Guardian Loans v FTFS Holdings [2009] NSWSC 1163

This case involved a development site. Guardian Loans was the mezzanine funder (second mortgagee). Suncorp, the first mortgagee, took possession and wrote to them indicating that the property had been sold and there would be no surplus proceeds. The second mortgagee was asked to remove its caveat but refused, indicating it would only do so upon settlement of the sale. The judge approved of this attitude noting:

This requirement is in accordance with common conveyancing practice: on settlement of a sale by a first mortgagee a junior unregistered mortgagee will deliver to the first mortgagee an executed withdrawal of caveat in exchange for whatever is due to the second mortgagee from the balance of proceeds of sale after satisfaction of the first mortgagee’s debt.

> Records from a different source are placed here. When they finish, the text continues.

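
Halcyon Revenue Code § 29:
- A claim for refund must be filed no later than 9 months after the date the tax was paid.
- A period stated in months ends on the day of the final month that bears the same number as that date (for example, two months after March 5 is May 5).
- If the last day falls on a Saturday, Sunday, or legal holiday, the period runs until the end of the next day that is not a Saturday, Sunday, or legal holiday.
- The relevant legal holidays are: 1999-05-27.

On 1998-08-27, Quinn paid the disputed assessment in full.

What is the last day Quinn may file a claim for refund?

May 28, 1999

9 months after 1998-08-27 is May 27, 1999.
May 27, 1999 is a listed holiday. The next qualifying day is May 28, 1999.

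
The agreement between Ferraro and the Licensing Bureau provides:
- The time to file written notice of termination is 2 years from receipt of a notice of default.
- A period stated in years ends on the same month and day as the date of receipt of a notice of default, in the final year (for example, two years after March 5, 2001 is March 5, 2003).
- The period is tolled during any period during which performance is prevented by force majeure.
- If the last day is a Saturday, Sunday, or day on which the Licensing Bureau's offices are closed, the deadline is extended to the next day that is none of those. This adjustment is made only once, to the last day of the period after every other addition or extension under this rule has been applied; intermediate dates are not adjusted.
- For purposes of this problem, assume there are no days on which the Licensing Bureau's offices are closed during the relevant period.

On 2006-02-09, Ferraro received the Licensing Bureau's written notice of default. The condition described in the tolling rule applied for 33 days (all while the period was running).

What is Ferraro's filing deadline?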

Suncorp attempted to lapse the caveat and Guardian resisted. The judge agreed with Guardian noting:

Bearing in mind that Guardian has an undeniable caveatable interest, that the caveat is valid in form, that there is no evidence that its retention up to settlement of Suncorp’s sale will prejudice Suncorp’s rights, and that there are two other caveats on the title apparently protecting interests subsequent to Guardian’s interest, I see no reason to permit Guardian’s caveat to lapse. In taking this view, however, I am assuming that Guardian will in fact, at the appropriate time, proffer a withdrawal of the caveat to permit settlement of a sale by Suncorp to take place.

Suncorp then argued that there is no point in Guardian’s caveat remaining on the title because the market value of the property is less than required to discharge Suncorp’s mortgage and, in reality, Guardian has no interest in the land to protect. The judge refused to credit this argument because no valuation evidence to support it was proffered.